Philadelphia Childhood Lead Poisoning Advisory Group Releases Final Report

Philadelphia has a persistent childhood lead poisoning problem. In December 2016, Mayor Jim Kenney released a plan called “Lead Free Kids” to improve the city’s efforts to prevent lead poisoning. Along with this plan, the Mayor convened a Childhood Lead Poisoning Prevention Advisory Group. A coalition with representatives from city and state government, healthcare providers, landlord organizations, advocacy groups and other stakeholders, the Advisory Group worked to craft final recommendations to help guide the city’s ongoing work to address the problem of childhood lead poisoning.

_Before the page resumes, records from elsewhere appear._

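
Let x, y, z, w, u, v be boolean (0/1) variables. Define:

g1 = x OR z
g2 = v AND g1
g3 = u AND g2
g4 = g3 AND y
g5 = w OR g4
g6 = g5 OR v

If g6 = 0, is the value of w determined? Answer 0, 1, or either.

g6 = g5 OR v must be 0, so both g5 = 0 and v = 0.
g5 = w OR g4 must be 0, so both w = 0 and g4 = 0.
g4 = g3 AND y must be 0, so at least one of g3, y is 0.
Every assignment with g6 = 0 has w = 0; there are 16 such assignment(s).

0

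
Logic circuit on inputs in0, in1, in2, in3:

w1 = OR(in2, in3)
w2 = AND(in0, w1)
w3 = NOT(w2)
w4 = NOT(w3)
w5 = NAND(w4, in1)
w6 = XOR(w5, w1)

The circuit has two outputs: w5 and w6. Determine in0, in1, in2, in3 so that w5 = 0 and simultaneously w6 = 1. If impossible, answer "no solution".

Check with in0=1, in1=1, in2=1, in3=0:
w1 = OR(in2, in3) = OR(1, 0) = 1
w2 = AND(in0, w1) = AND(1, 1) = 1
w3 = NOT(w2) = NOT 1 = 0
w4 = NOT(w3) = NOT 0 = 1
w5 = NAND(w4, in1) = NAND(1, 1) = 0
w6 = XOR(w5, w1) = XOR(0, 1) = 1
So w5 = 0 and w6 = 1.

in0=1, in1=1, in2=1, in3=0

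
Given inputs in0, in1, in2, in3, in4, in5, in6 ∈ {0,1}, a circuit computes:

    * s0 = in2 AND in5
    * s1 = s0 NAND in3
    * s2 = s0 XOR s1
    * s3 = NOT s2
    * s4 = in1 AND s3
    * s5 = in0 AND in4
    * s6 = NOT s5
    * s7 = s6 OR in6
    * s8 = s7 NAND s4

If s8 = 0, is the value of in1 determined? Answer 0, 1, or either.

1

s8 = s7 NAND s4 must be 0, so both s7 = 1 and s4 = 1.
s7 = s6 OR in6 must be 1, so at least one of s6, in6 is 1.
Every assignment with s8 = 0 has in1 = 1; there are 7 such assignment(s).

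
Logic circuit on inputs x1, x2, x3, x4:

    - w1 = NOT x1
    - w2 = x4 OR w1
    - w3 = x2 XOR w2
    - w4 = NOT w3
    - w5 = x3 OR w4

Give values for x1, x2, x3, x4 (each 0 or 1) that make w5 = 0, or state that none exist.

Check with x1=1, x2=1, x3=0, x4=0:
w1 = NOT x1 = NOT 1 = 0
w2 = x4 OR w1 = 0 OR 0 = 0
w3 = x2 XOR w2 = 1 XOR 0 = 1
w4 = NOT w3 = NOT 1 = 0
w5 = x3 OR w4 = 0 OR 0 = 0
So w5 = 0 as required.

x1=1, x2=1, x3=0, x4=0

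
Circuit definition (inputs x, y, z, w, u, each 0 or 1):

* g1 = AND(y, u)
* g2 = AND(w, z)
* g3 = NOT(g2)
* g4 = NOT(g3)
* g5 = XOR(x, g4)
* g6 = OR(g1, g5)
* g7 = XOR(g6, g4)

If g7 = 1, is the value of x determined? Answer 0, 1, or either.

Both values of x occur among assignments with g7 = 1:
  x=0: x=0, y=1, z=0, w=0, u=1
  x=1: x=1, y=0, z=0, w=0, u=0

either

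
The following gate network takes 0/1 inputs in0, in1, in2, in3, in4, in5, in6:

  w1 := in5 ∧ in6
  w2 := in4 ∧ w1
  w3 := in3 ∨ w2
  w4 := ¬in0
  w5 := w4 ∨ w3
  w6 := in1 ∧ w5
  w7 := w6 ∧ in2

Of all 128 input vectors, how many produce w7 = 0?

w7 = w6 ∧ in2 must be 0, so at least one of w6, in2 is 0.
Enumerating the 128 input combinations, 103 give w7 = 0 and 25 give w7 = 1.

103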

To expand upon the city’s current plans, the Group offers three recommendations for primary prevention: to expand the Lead Paint Disclosure Law to all rental units built before 1978, increase funding for landlords to remediate properties if they show financial hardship, and explore a pilot program for proactive housing inspections in high-risk areas. For secondary prevention, the group recommends seeking state cooperation to submit a Medicaid waiver to increase funding for home remediation (along with maximizing billing of Medicaid under current rules) and monitoring research on lead exposure to modify PDPH protocols as appropriate.

Lead poisoning is a serious problem for many Philadelphia children. With Mayor Keeney’s “Lead-Free Kids” plan and the recommendations from the Advisory Group, the City hopes to reduce the number of children with blood lead levels greater than or equal to 5 μg/dL by 40% from 2,106 children in 2011 to 1,200 children in 2020.